Study by Dr. Matarrese investigating the pathophysiology of pediatric epilepsy

Epilepsy is a neurological disease that can be treated with drugs or, in patients who don't respond to therapy, by surgically removing the area of ​​the brain where seizures originate, called epileptogenic zone. Correctly identifying the epileptic zone is essential to ensure the success of the surgery by blocking the onset of new epileptic seizures. Unfortunately, to date, clinical methods based only on the observation of epileptic seizures, uncontrolled and unpredictable phenomena, are often ineffective.

The research work carried out by the doctoral student UCBM Margherita Matarrese and published in the prestigious scientific journal Brain proposes a new tool to help neurosurgeons identify the epileptogenic zone. The study was born from the close collaboration between the Neuroscience Research Team, led by the prof.
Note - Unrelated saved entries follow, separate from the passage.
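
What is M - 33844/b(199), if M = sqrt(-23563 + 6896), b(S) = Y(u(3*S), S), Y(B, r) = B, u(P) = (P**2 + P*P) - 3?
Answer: -33844/712815 + I*sqrt(16667) ≈ -0.047479 + 129.1*I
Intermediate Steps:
u(P) = -3 + 2*P**2 (u(P) = (P**2 + P**2) - 3 = 2*P**2 - 3 = -3 + 2*P**2)
b(S) = -3 + 18*S**2 (b(S) = -3 + 2*(3*S)**2 = -3 + 2*(9*S**2) = -3 + 18*S**2)
M = I*sqrt(16667) (M = sqrt(-16667) = I*sqrt(16667) ≈ 129.1*I)
M - 33844/b(199) = I*sqrt(16667) - 33844/(-3 + 18*199**2) = I*sqrt(16667) - 33844/(-3 + 18*39601) = I*sqrt(16667) - 33844/(-3 + 712818) = I*sqrt(16667) - 33844/712815 = -33844/712815 + I*sqrt(16667)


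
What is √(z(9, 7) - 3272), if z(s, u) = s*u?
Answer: I*√3209 ≈ 56.648*I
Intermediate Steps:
√(z(9, 7) - 3272) = √(9*7 - 3272) = √(63 - 3272) = √(-3209) = I*√3209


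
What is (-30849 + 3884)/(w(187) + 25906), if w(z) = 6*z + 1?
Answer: -26965/27029 ≈ -0.99763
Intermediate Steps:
w(z) = 1 + 6*z
(-30849 + 3884)/(w(187) + 25906) = (-30849 + 3884)/((1 + 6*187) + 25906) = -26965/((1 + 1122) + 25906) = -26965/(1123 + 25906) = -26965/27029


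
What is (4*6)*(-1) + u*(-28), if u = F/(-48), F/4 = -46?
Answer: -394/3 ≈ -131.33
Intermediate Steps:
F = -184 (F = 4*(-46) = -184)
u = 23/6 (u = -184/(-48) = -184*(-1/48) = 23/6 ≈ 3.8333)
(4*6)*(-1) + u*(-28) = (4*6)*(-1) + (23/6)*(-28) = 24*(-1) - 322/3 = -24 - 322/3 = -394/3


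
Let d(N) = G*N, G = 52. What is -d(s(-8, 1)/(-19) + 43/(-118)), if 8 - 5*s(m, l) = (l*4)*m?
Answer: 45786/1121 ≈ 40.844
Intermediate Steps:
s(m, l) = 8/5 - 4*l*m/5 (s(m, l) = 8/5 - l*4*m/5 = 8/5 - 4*l*m/5)
d(N) = 52*N
-d(s(-8, 1)/(-19) + 43/(-118)) = -52*((8/5 - ⅘*1*(-8))/(-19) + 43/(-118)) = -52*((8/5 + 32/5)*(-1/19) + 43*(-1/118)) = -52*(8*(-1/19) - 43/118) = -52*(-8/19 - 43/118) = -52*(-1761)/2242 = -1*(-45786/1121) = 45786/1121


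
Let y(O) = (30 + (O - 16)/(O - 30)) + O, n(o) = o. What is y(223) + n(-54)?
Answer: 38614/193 ≈ 200.07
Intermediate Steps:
y(O) = 30 + O + (-16 + O)/(-30 + O) (y(O) = (30 + (-16 + O)/(-30 + O)) + O = 30 + O + (-16 + O)/(-30 + O))
y(223) + n(-54) = (-916 + 223 + 223**2)/(-30 + 223) - 54 = (-916 + 223 + 49729)/193 - 54 = (1/193)*49036 - 54 = 49036/193 - 54 = 38614/193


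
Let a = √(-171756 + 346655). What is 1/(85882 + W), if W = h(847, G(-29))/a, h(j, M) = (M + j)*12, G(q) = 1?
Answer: 7510337959/645002792819350 - 2544*√174899/322501396409675 ≈ 1.1641e-5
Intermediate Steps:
h(j, M) = 12*M + 12*j
a = √174899 ≈ 418.21
W = 10176*√174899/174899 (W = (12*1 + 12*847)/(√174899) = (12 + 10164)*(√174899/174899) = 10176*(√174899/174899) = 10176*√174899/174899 ≈ 24.332)
1/(85882 + W) = 1/(85882 + 10176*√174899/174899)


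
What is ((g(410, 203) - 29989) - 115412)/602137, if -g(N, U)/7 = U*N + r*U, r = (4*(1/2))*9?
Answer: -753589/602137 ≈ -1.2515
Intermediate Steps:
r = 18 (r = (4*(1*(1/2)))*9 = (4*(1/2))*9 = 2*9 = 18)
g(N, U) = -126*U - 7*N*U (g(N, U) = -7*(U*N + 18*U) = -7*(N*U + 18*U) = -7*(18*U + N*U) = -126*U - 7*N*U)
((g(410, 203) - 29989) - 115412)/602137 = ((-7*203*(18 + 410) - 29989) - 115412)/602137 = ((-7*203*428 - 29989) - 115412)*(1/602137) = ((-608188 - 29989) - 115412)*(1/602137) = (-638177 - 115412)*(1/602137) = -753589*1/602137 = -753589/602137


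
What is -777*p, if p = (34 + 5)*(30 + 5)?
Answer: -1060605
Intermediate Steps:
p = 1365 (p = 39*35 = 1365)
-777*p = -777*1365 = -1060605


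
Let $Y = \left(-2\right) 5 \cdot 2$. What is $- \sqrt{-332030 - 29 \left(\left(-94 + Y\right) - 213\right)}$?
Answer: $- i \sqrt{322547} \approx - 567.93 i$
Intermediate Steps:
$Y = -20$ ($Y = \left(-10\right) 2 = -20$)
$- \sqrt{-332030 - 29 \left(\left(-94 + Y\right) - 213\right)} = - \sqrt{-332030 - 29 \left(\left(-94 - 20\right) - 213\right)} = - \sqrt{-332030 - 29 \left(-114 - 213\right)} = - \sqrt{-332030 - -9483} = - \sqrt{-332030 + 9483} = - \sqrt{-322547} = - i \sqrt{322547}$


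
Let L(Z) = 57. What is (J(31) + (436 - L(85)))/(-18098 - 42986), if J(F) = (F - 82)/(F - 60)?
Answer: -5521/885718 ≈ -0.0062334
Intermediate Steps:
J(F) = (-82 + F)/(-60 + F)
(J(31) + (436 - L(85)))/(-18098 - 42986) = ((-82 + 31)/(-60 + 31) + (436 - 1*57))/(-18098 - 42986) = (-51/(-29) + (436 - 57))/(-61084) = (-1/29*(-51) + 379)*(-1/61084) = (51/29 + 379)*(-1/61084) = (11042/29)*(-1/61084) = -5521/885718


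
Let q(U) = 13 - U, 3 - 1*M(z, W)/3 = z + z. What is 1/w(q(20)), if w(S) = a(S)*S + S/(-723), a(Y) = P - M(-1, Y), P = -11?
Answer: 723/131593 ≈ 0.0054942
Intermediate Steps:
M(z, W) = 9 - 6*z (M(z, W) = 9 - 3*(z + z) = 9 - 6*z)
a(Y) = -26 (a(Y) = -11 - (9 - 6*(-1)) = -11 - (9 + 6) = -11 - 1*15 = -11 - 15 = -26)
w(S) = -18799*S/723 (w(S) = -26*S + S/(-723) = -26*S + S*(-1/723) = -26*S - S/723 = -18799*S/723)
1/w(q(20)) = 1/(-18799*(13 - 1*20)/723) = 1/(-18799*(13 - 20)/723) = 1/(-18799/723*(-7)) = 1/(131593/723) = 723/131593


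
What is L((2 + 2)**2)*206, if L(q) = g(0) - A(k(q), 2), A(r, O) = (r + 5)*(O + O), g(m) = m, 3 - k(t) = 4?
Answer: -3296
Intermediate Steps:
k(t) = -1 (k(t) = 3 - 1*4 = 3 - 4 = -1)
A(r, O) = 2*O*(5 + r) (A(r, O) = (5 + r)*(2*O) = 2*O*(5 + r))
L(q) = -16 (L(q) = 0 - 2*2*(5 - 1) = 0 - 2*2*4 = 0 - 1*16 = 0 - 16 = -16)
L((2 + 2)**2)*206 = -16*206 = -3296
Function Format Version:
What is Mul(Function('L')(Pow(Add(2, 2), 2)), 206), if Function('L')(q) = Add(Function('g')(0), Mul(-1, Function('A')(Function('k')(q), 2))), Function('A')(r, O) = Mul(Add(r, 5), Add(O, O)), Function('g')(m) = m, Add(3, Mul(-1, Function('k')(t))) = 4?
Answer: -3296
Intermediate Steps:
Function('k')(t) = -1 (Function('k')(t) = Add(3, Mul(-1, 4)) = Add(3, -4) = -1)
Function('A')(r, O) = Mul(2, O, Add(5, r)) (Function('A')(r, O) = Mul(Add(5, r), Mul(2, O)) = Mul(2, O, Add(5, r)))
Function('L')(q) = -16 (Function('L')(q) = Add(0, Mul(-1, Mul(2, 2, Add(5, -1)))) = Add(0, Mul(-1, Mul(2, 2, 4))) = Add(0, Mul(-1, 16)) = Add(0, -16) = -16)
Mul(Function('L')(Pow(Add(2, 2), 2)), 206) = Mul(-16, 206) = -3296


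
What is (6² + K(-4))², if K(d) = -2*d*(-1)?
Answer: 784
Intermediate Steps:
K(d) = 2*d
(6² + K(-4))² = (6² + 2*(-4))² = (36 - 8)² = 28² = 784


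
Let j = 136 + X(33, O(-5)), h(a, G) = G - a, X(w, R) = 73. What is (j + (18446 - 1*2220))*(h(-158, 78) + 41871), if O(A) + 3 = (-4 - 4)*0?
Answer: 692028545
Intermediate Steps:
O(A) = -3 (O(A) = -3 + (-4 - 4)*0 = -3 - 8*0 = -3 + 0 = -3)
j = 209 (j = 136 + 73 = 209)
(j + (18446 - 1*2220))*(h(-158, 78) + 41871) = (209 + (18446 - 1*2220))*((78 - 1*(-158)) + 41871) = (209 + (18446 - 2220))*((78 + 158) + 41871) = (209 + 16226)*(236 + 41871) = 16435*42107 = 692028545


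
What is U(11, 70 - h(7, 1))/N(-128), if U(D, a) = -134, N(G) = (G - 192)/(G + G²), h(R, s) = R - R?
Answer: 34036/5 ≈ 6807.2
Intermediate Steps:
h(R, s) = 0
N(G) = (-192 + G)/(G + G²)
U(11, 70 - h(7, 1))/N(-128) = -134*(-128*(1 - 128)/(-192 - 128)) = -134/((-1/128*(-320)/(-127))) = -134/((-1/128*(-1/127)*(-320))) = -134/(-5/254) = -134*(-254/5) = 34036/5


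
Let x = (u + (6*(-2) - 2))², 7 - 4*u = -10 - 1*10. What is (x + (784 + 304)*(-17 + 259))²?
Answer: 17754231134929/256 ≈ 6.9352e+10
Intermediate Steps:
u = 27/4 (u = 7/4 - (-10 - 1*10)/4 = 7/4 - (-10 - 10)/4 = 7/4 - ¼*(-20) = 7/4 + 5 = 27/4 ≈ 6.7500)
x = 841/16 (x = (27/4 + (6*(-2) - 2))² = (27/4 + (-12 - 2))² = (27/4 - 14)² = (-29/4)² = 841/16 ≈ 52.563)
(x + (784 + 304)*(-17 + 259))² = (841/16 + (784 + 304)*(-17 + 259))² = (841/16 + 1088*242)² = (841/16 + 263296)² = (4213577/16)² = 17754231134929/256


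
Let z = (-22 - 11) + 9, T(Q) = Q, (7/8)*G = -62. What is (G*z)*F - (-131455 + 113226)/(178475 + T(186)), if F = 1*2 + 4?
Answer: 1822972981/178661 ≈ 10204.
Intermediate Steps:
G = -496/7 (G = (8/7)*(-62) = -496/7 ≈ -70.857)
z = -24 (z = -33 + 9 = -24)
F = 6 (F = 2 + 4 = 6)
(G*z)*F - (-131455 + 113226)/(178475 + T(186)) = -496/7*(-24)*6 - (-131455 + 113226)/(178475 + 186) = (11904/7)*6 - (-18229)/178661 = 71424/7 - (-18229)/178661 = 71424/7 - 1*(-18229/178661) = 71424/7 + 18229/178661 = 1822972981/178661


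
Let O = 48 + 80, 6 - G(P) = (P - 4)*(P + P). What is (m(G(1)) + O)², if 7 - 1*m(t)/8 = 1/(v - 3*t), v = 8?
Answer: 1664100/49 ≈ 33961.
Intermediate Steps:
G(P) = 6 - 2*P*(-4 + P) (G(P) = 6 - (P - 4)*(P + P) = 6 - (-4 + P)*2*P = 6 - 2*P*(-4 + P))
m(t) = 56 - 8/(8 - 3*t)
O = 128
(m(G(1)) + O)² = (8*(-55 + 21*(6 - 2*1² + 8*1))/(-8 + 3*(6 - 2*1² + 8*1)) + 128)² = (8*(-55 + 21*(6 - 2*1 + 8))/(-8 + 3*(6 - 2*1 + 8)) + 128)² = (8*(-55 + 21*(6 - 2 + 8))/(-8 + 3*(6 - 2 + 8)) + 128)² = (8*(-55 + 21*12)/(-8 + 3*12) + 128)² = (8*(-55 + 252)/(-8 + 36) + 128)² = (8*197/28 + 128)² = (8*(1/28)*197 + 128)² = (394/7 + 128)² = (1290/7)² = 1664100/49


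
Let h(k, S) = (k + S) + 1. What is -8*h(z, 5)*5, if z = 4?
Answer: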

Christos Papadelisat the children's hospital Cook Children's Health Care System of Texas andResearch Unit of Nonlinear Physics and Mathematical Models led by prof Simonetta Filippi, at theUniversità Campus Bio-Medico di Roma.

Currently, proper localization of the epileptogenic zone requires invasive monitoring that records brain activity with implanted intracerebral electrodes for long periods of time, waiting for one or more seizures to occur. With this work, on the other hand, the position of the epileptogenic zone is identified by exploiting an information present in the EEG tracings of epileptic patients regardless of the occurrence of a seizure, i.e. the spikes.

"Our research – explains Eng. Matarrese – shows that the brain area in which spikes arise is more epileptogenic than the tissue in which they propagate over time. The brain can be seen as a dense and intricate network, in which the flow of information travels using both structural and functional connections. Epilepsy impairs proper communication within this network. The removal of the area where the spikes are born allows the correct functioning of the brain to be restored, eliminating epileptic seizures and ensuring the long-term success of the surgery".

This study shows the relationship between the propagation of epileptic activity and functional connections, providing new knowledge on the pathophysiological mechanism of epilepsy. The proposed method it will assist clinicians in interpreting intracranial EEG readings, greatly reducing prolonged monitoring and improving surgical planning in children with drug-resistant epilepsy.